Garrett said that he and Kerry Collins recently reflected on the ways in which the country came together in the months following the attacks.
“I can remember we were living in the city at the time, and I can remember we were going to go donate blood, and literally they said, ‘We’ve had so many people want to donate blood, we do not need any more blood,’” Garret said. “To us, that was always like this amazing thing, how everybody rallied around the cause after such a tragedy. It was such a sad, emotional time. In many ways, I think we felt fortunate as members of this team to be able to try to help the community in some ways.”
We’ve been challenged by a cowardly foe,
Who strikes and then hides from our view.
With one voice, we say there’s no choice today,
There is only one thing to do.
Garrett, Judge and the rest of the Giants coaches will wear 9/11 lapel pins at Sunday’s home opener against the Broncos to commemorate the 20th anniversary. Special NYPD, FDNY and Port Authority Police Department hats will be worn in partnership with NYC & Co. and New Era at the game to honor the lost first responders.
“To be on the field with the first responders and people who were in those towers, I think it’s going to be an emotional feel for everybody on both teams, I would imagine,” Judge said. “To be in there with the skyline of New York overlooking the stadium and to have someone singing the anthem, you remember the date and you celebrate how everyone came together 20 years ago.”

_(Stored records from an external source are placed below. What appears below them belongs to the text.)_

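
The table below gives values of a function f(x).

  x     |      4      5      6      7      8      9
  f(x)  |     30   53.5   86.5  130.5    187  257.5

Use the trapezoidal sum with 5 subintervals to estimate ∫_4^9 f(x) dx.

601.25

Δx = 1.
T_5 = (1/2)·[30 + 2·53.5 + 2·86.5 + 2·130.5 + 2·187 + 257.5] = 601.25.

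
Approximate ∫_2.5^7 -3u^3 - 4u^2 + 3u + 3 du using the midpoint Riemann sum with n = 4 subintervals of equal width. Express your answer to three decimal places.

Δu = (7 − 2.5)/4 = 1.125.
Midpoints: 3.0625, 4.1875, 5.3125, 6.4375.
f(3.0625) = -456691/4096, f(4.1875) = -1125841/4096, f(5.3125) = -2227207/4096, f(6.4375) = -3865765/4096.
Sum = Δu · [f(3.0625) + f(4.1875) + f(5.3125) + f(6.4375)].
Sum ≈ -2108.140.

-2108.140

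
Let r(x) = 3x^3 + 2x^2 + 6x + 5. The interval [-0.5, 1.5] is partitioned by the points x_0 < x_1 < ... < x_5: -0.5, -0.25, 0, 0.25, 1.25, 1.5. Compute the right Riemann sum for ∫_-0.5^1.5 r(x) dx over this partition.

Subinterval widths: 0.25, 0.25, 0.25, 1, 0.25.
Right endpoints: -0.25, 0, 0.25, 1.25, 1.5.
r(-0.25) = 3.578125, r(0) = 5, r(0.25) = 6.671875, r(1.25) = 21.484375, r(1.5) = 28.625.
Sum = Σ Δx_i · r(x_i).
Sum = 32.453125.

32.453125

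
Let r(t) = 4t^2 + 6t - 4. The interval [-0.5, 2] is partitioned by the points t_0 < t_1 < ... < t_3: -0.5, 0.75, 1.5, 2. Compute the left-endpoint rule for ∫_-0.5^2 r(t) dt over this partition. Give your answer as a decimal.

1.5625

Subinterval widths: 1.25, 0.75, 0.5.
Left endpoints: -0.5, 0.75, 1.5.
r(-0.5) = -6, r(0.75) = 2.75, r(1.5) = 14.
Sum = Σ Δt_i · r(t_i).
Sum = 1.5625.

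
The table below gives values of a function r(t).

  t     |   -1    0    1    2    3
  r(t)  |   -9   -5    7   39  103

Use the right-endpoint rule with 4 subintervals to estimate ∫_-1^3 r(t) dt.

144

Δt = 1.
Sum = 1·[(-5) + 7 + 39 + 103] = 144.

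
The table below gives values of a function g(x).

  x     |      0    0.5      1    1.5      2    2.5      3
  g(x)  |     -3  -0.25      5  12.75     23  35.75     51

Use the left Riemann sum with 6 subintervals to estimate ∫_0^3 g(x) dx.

36.625

Δx = 0.5.
Sum = 0.5·[(-3) + (-0.25) + 5 + 12.75 + 23 + 35.75] = 36.625.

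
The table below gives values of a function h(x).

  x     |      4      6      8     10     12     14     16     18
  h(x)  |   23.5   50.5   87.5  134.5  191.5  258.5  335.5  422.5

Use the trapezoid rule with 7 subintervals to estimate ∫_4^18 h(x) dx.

Δx = 2.
T_7 = (2/2)·[23.5 + 2·50.5 + 2·87.5 + 2·134.5 + 2·191.5 + 2·258.5 + 2·335.5 + 422.5] = 2562.

2562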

Moving forward often requires looking back. It has been 20 years since the towers fell and everyone, especially New Yorkers, has their own unique story and memories from the day the world changed. Football, a game at its core, provided a reason to hope.
Strahan specifically remembers the significance of Jack Buck’s poem - the one that the famed announcer read on Sept. 17 as the St. Louis Cardinals prepared to take on the Milwaukee Brewers in baseball’s return to the diamond.
“To hear what Jack Buck said and what he put in just such the perfect terms and in the perfect way of how we were feeling as a country at that time, to where it made you feel proud, it made you feel together,” Strahan said. “It made you feel very American. It made you feel strong, but yet it was put in a way in which it was okay to cry. It was okay to heal.”